Along with students at Wharton, Nearing played The Landlord's Game with his brother, Guy Nearing, who lived in the Henry George single tax community of Arden, Delaware. As the students and single taxers played the game, they began a process - continued right up to 1976 - of altering the rules. The main change was that instead of merely paying rent when landing on a property block, the players could hold an auction to buy it.

They also made their own game boards so that they could replace the properties designated by Lizzie Maggie with properties in their own cities and states; this made playing more realistic.

As they drew or painted their own boards, usually on linen or oil cloth, they change the title "Landlord's Game" to "Auction Monopoly" and then just "Monopoly".

Gradually, through the students and Quakers and single taxers, and their friends and relatives, the game of Monopoly spread to parts of Pennsylvania, Delaware, Virginia, Maryland, New Jersey, New York, Massachusetts, Michigan, Indiana and even as far away from its East Coast origin as Austin, Texas, where Ralph Anspach discovered early game boards 50 years later.

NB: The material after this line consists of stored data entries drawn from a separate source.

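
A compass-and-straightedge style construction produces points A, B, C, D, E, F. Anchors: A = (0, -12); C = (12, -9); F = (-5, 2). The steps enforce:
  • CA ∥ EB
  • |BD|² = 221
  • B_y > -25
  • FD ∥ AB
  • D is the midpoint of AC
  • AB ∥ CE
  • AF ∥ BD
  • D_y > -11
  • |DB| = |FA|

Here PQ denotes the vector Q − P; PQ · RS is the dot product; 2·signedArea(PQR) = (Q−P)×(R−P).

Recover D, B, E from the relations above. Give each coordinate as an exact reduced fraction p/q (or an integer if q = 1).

1. D_x = 6  [D is the midpoint of AC]
2. D_y = -21/2  [D is the midpoint of AC]
   → D = (6, -21/2)
3. B_x = 11  [AF ∥ BD ∩ FD ∥ AB]
4. B_y = -49/2  [AF ∥ BD ∩ FD ∥ AB]
   → B = (11, -49/2)
5. E_x = 23  [CA ∥ EB ∩ AB ∥ CE]
6. E_y = -43/2  [CA ∥ EB ∩ AB ∥ CE]
   → E = (23, -43/2)

B = (11, -49/2)
D = (6, -21/2)
E = (23, -43/2)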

Among the earliest players, circa 1915, was Rexford E. Tugwell, then an economics student at the University of Pennsylvania's Wharton School. Later Rex Tugwell was a professor there and at Columbia Univeristy; then he became one of President Franklin Delano Roosevelt's brain trusters and governor of Puerto Rico. One of Tugwell's students who played Monopoly while it was being developed as a folk game, Priscilla Robertson, wrote about it to Anspach in 1975 from her present home in Kentucky:

"In those days those who wanted copies of the board for Monopoly took a peice of linen cloth and copied it in crayon. It was considered a point of honor not to sell it to a commercial manufacturer, since it had been worked out by a group of single taxers who were anxious to defeat the capitalist system."

But that ain't the way Charles B. Darrow viewed it when he started playing the game in 1933, after it was already developed to its basic, present form by hundreds of people who preceded him.